How Florida’s New Immigration Law Is Keeping Workers Away from Hurricane Cleanup

How Florida’s New Immigration Law Is Keeping Workers Away from Hurricane Cleanup


Florida is dealing with a double challenge after a black rainstorm, the most serious level of rainstorm warning, caused severe flooding and disruption in the city on Friday. The Hong Kong Observatory recorded more than 150 millimeters of rainfall in an hour, the highest since records started in 1884.

The state not only has to handle the damage and recovery from the storm but also has to manage a new immigration law that has scared away some workers from helping with the cleanup. The law, which was supported by Governor Ron DeSantis and started on July 1, makes it more difficult for migrant workers to live and work in Florida.

The law, also known as SB1718, includes provisions that:

  • If someone “knowingly and willfully” brings someone undocumented into the state, make it a third-degree felony
  • Require businesses with at least 25 workers to use the federal E-Verify system, an internet-based system operated by the U.S. Department of Homeland Security, to ensure new employees — people hired July 1 or later — are legally authorized to work in the United States. While E-Verify is not required for those hired before July 1, if an employer learns that a current worker is undocumented, they must fire them.
  • Cancel driver’s licenses issued to unauthorized immigrants in other states
  • Patients’ immigration status must be asked by certain hospitals in Florida

DeSantis described the law as “the most ambitious anti-illegal immigration laws in the country” when he signed it in May. He said the law would protect public safety, public health, and public resources.

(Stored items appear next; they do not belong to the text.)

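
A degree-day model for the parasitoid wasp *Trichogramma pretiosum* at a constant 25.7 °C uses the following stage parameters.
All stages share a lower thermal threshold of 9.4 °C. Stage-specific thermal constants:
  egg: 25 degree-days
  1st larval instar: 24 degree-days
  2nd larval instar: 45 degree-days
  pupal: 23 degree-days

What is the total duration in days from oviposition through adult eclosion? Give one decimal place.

Daily accumulation at 25.7 °C = 25.7 − 9.4 = 16.3 DD/day.
Total K = 25 + 24 + 45 + 23 = 117 DD.
Total duration = 117 / 16.3 = 7.178 ≈ 7.2 days.

7.2 days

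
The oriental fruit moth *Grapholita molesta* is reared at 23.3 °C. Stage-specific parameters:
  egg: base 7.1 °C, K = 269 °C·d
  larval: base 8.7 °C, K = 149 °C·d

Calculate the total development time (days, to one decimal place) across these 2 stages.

egg: 269 / (23.3 − 7.1) = 269 / 16.2 = 16.605 d.
larval: 149 / (23.3 − 8.7) = 149 / 14.6 = 10.205 d.
Sum = 26.810 ≈ 26.8 days.

26.8 days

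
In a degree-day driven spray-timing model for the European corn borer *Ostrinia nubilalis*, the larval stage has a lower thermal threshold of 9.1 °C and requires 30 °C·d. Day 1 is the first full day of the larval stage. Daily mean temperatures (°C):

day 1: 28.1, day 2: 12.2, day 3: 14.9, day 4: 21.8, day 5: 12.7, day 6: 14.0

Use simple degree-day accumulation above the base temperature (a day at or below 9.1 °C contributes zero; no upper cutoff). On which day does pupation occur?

Daily DD above 9.1 °C: 19.0, 3.1, 5.8, 12.7, 3.6, 4.9.
Cumulative: 19.0, 22.1, 27.9, 40.6, 44.2, 49.1.
The total first reaches 30 DD on day 4.

day 4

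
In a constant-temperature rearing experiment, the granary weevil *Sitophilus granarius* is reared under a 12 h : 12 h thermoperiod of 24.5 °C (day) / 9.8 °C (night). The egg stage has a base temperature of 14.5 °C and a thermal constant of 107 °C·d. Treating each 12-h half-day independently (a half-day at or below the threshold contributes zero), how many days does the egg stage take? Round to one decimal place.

21.4 days

Day half: max(0, 24.5 − 14.5) × 0.5 = 10.0 × 0.5 = 5.00 DD.
Night half: max(0, 9.8 − 14.5) × 0.5 = 0.0 × 0.5 = 0.00 DD.
Per 24 h: 5.00 DD/day.
Duration = 107 / 5.00 = 21.400 ≈ 21.4 days.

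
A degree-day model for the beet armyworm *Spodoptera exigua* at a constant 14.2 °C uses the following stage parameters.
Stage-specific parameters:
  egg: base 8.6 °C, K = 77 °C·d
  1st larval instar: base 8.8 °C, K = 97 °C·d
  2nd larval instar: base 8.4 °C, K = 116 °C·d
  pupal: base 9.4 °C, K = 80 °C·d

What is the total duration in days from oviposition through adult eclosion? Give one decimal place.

egg: 77 / (14.2 − 8.6) = 77 / 5.6 = 13.750 d.
1st larval instar: 97 / (14.2 − 8.8) = 97 / 5.4 = 17.963 d.
2nd larval instar: 116 / (14.2 − 8.4) = 116 / 5.8 = 20.000 d.
pupal: 80 / (14.2 − 9.4) = 80 / 4.8 = 16.667 d.
Sum = 68.380 ≈ 68.4 days.

68.4 days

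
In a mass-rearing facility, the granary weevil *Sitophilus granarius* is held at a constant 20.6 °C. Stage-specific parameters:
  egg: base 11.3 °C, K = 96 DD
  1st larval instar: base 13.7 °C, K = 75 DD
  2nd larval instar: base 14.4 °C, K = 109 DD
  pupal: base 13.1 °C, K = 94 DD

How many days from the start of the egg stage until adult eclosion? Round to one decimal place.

egg: 96 / (20.6 − 11.3) = 96 / 9.3 = 10.323 d.
1st larval instar: 75 / (20.6 − 13.7) = 75 / 6.9 = 10.870 d.
2nd larval instar: 109 / (20.6 − 14.4) = 109 / 6.2 = 17.581 d.
pupal: 94 / (20.6 − 13.1) = 94 / 7.5 = 12.533 d.
Sum = 51.306 ≈ 51.3 days.

51.3 days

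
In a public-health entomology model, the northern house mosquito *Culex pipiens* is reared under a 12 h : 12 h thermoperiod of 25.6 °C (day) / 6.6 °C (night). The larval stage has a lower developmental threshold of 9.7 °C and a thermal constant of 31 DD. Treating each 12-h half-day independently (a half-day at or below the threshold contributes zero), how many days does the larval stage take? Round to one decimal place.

3.9 days

Day half: max(0, 25.6 − 9.7) × 0.5 = 15.9 × 0.5 = 7.95 DD.
Night half: max(0, 6.6 − 9.7) × 0.5 = 0.0 × 0.5 = 0.00 DD.
Per 24 h: 7.95 DD/day.
Duration = 31 / 7.95 = 3.899 ≈ 3.9 days.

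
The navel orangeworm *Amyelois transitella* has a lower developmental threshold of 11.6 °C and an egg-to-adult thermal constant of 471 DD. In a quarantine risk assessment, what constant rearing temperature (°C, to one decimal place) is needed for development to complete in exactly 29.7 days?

27.5 °C

Required daily accumulation = 471 / 29.7 = 15.859 DD/day.
T = T_base + 15.859 = 11.6 + 15.859 = 27.459 ≈ 27.5 °C.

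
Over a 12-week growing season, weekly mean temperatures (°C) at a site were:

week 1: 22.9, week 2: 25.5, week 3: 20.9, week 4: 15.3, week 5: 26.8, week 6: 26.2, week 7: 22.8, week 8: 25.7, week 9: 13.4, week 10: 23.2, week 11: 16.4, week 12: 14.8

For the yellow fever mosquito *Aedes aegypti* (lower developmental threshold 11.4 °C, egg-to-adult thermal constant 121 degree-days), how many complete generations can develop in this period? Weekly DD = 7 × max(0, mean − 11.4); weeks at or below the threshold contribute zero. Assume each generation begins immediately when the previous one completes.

6 generations

Weekly DD (7 × max(0, T̄ − 11.4)): 80.5, 98.7, 66.5, 27.3, 107.8, 103.6, 79.8, 100.1, 14.0, 82.6, 35.0, 23.8.
Season total = 819.7 DD.
Complete generations = ⌊819.7 / 121⌋ = 6.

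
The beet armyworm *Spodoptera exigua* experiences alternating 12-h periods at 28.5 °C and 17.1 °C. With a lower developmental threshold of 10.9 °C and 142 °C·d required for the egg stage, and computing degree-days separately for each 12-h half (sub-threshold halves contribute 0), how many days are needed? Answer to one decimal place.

Day half: max(0, 28.5 − 10.9) × 0.5 = 17.6 × 0.5 = 8.80 DD.
Night half: max(0, 17.1 − 10.9) × 0.5 = 6.2 × 0.5 = 3.10 DD.
Per 24 h: 11.90 DD/day.
Duration = 142 / 11.90 = 11.933 ≈ 11.9 days.

11.9 days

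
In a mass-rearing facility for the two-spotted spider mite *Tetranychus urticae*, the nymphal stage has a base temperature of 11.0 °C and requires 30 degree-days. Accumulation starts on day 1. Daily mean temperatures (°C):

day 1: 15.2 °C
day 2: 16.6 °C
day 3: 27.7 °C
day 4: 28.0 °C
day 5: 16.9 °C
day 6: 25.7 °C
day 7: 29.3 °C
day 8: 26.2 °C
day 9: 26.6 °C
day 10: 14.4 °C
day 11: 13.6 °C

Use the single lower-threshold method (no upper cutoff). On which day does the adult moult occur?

day 4

Daily DD above 11.0 °C: 4.2, 5.6, 16.7, 17.0, 5.9, 14.7, 18.3, 15.2, 15.6, 3.4, 2.6.
Cumulative: 4.2, 9.8, 26.5, 43.5, 49.4, 64.1, 82.4, 97.6, 113.2, 116.6, 119.2.
The total first reaches 30 DD on day 4.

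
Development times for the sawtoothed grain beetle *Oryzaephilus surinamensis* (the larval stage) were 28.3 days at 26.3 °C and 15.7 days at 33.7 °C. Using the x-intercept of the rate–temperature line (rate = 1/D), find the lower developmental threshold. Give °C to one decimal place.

17.1 °C

Linear rate model ⇒ the product D·(T − T_b) is constant across temperatures.
28.3·(26.3 − T_b) = 15.7·(33.7 − T_b)
T_b = (28.3·26.3 − 15.7·33.7) / (28.3 − 15.7) = 215.20 / 12.6 = 17.079 °C ≈ 17.1 °C.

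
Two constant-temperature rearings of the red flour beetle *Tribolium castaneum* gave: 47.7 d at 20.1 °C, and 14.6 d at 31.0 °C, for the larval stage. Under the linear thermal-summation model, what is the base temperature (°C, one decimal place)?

Under the model K = D·(T − T_b), so D₁·(T₁ − T_b) = D₂·(T₂ − T_b).
47.7·(20.1 − T_b) = 14.6·(31.0 − T_b)
T_b = (47.7·20.1 − 14.6·31.0) / (47.7 − 14.6) = 506.17 / 33.1 = 15.292 °C ≈ 15.3 °C.

15.3 °C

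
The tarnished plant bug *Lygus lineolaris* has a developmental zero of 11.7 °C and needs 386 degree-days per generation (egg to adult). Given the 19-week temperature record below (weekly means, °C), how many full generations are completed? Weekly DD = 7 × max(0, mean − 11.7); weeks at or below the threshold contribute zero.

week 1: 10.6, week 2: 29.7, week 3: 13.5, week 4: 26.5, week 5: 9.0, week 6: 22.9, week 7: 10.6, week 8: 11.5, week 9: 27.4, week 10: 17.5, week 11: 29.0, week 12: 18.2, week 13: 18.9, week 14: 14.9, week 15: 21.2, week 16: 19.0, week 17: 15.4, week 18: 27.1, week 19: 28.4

2 generations

Weekly DD (7 × max(0, T̄ − 11.7)): 0.0, 126.0, 12.6, 103.6, 0.0, 78.4, 0.0, 0.0, 109.9, 40.6, 121.1, 45.5, 50.4, 22.4, 66.5, 51.1, 25.9, 107.8, 116.9.
Season total = 1078.7 DD.
Complete generations = ⌊1078.7 / 386⌋ = 2.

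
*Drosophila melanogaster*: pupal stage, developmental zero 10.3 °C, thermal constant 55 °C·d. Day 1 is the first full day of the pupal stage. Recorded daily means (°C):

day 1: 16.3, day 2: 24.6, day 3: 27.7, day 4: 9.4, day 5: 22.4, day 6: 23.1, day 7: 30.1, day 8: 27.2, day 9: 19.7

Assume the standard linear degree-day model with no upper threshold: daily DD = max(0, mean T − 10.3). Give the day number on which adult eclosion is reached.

Daily DD above 10.3 °C: 6.0, 14.3, 17.4, 0.0, 12.1, 12.8, 19.8, 16.9, 9.4.
Cumulative: 6.0, 20.3, 37.7, 37.7, 49.8, 62.6, 82.4, 99.3, 108.7.
The total first reaches 55 DD on day 6.

day 6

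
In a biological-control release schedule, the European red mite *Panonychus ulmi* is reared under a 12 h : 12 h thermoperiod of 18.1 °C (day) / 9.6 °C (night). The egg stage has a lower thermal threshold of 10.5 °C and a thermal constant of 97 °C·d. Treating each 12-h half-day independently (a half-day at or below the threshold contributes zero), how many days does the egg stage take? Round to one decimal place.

Day half: max(0, 18.1 − 10.5) × 0.5 = 7.6 × 0.5 = 3.80 DD.
Night half: max(0, 9.6 − 10.5) × 0.5 = 0.0 × 0.5 = 0.00 DD.
Per 24 h: 3.80 DD/day.
Duration = 97 / 3.80 = 25.526 ≈ 25.5 days.

25.5 days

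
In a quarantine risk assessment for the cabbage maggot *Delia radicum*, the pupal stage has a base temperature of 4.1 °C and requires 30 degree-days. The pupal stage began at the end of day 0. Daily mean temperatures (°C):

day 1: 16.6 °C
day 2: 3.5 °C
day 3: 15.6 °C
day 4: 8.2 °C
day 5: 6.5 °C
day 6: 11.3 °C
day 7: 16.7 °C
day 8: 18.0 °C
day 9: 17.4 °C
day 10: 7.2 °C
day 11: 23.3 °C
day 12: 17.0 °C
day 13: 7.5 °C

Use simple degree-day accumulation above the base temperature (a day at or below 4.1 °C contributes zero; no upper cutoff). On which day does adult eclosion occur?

Daily DD above 4.1 °C: 12.5, 0.0, 11.5, 4.1, 2.4, 7.2, 12.6, 13.9, 13.3, 3.1, 19.2, 12.9, 3.4.
Cumulative: 12.5, 12.5, 24.0, 28.1, 30.5, 37.7, 50.3, 64.2, 77.5, 80.6, 99.8, 112.7, 116.1.
The total first reaches 30 DD on day 5.

day 5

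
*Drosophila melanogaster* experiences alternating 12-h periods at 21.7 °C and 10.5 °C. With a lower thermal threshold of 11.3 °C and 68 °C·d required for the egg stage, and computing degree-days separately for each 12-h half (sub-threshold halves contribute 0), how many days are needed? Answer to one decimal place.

13.1 days

Day half: max(0, 21.7 − 11.3) × 0.5 = 10.4 × 0.5 = 5.20 DD.
Night half: max(0, 10.5 − 11.3) × 0.5 = 0.0 × 0.5 = 0.00 DD.
Per 24 h: 5.20 DD/day.
Duration = 68 / 5.20 = 13.077 ≈ 13.1 days.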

However, some immigrant workers, many of whom are undocumented, say the law puts them at risk of arrest and deportation. They say they fear being stopped by the police or being reported by employers or customers.

Resilience Force, a nonprofit group that advocates for and organizes disaster response workers, surveyed over several months this summer. The group found that more than half of its roughly 2,000 members said they would not go to Florida to help with hurricane recovery efforts because of the law.

Saket Soni, the executive director of Resilience Force, said many of the workers see their skills as a calling, as well as a way of supporting their families. He said they are saddened by the fact that they cannot help people in need.

“Sadly,” he said, “you have all of these workers sitting in Houston and in New Orleans, coming to our offices, asking us, is there a chance this law will be repealed? Is there any chance they could go?”

The law’s impact on hurricane recovery efforts could be significant, as Florida is prone to storms and relies on migrant workers for rebuilding and cleaning. According to a report by New American Economy, a research and advocacy group, immigrants make up 24% of construction workers and 31% of building cleaning workers in Florida.

The law also comes at a time when Florida is facing a labor shortage due to the coronavirus pandemic and other factors. According to the US Bureau of Labor Statistics, Florida had about 460,000 job openings in July 2023, while its unemployment rate was 5.1%.

The law has been challenged by several lawsuits from immigrant rights groups and civil liberties organizations. They argue that the law is unconstitutional, discriminatory, and harmful to public health and safety.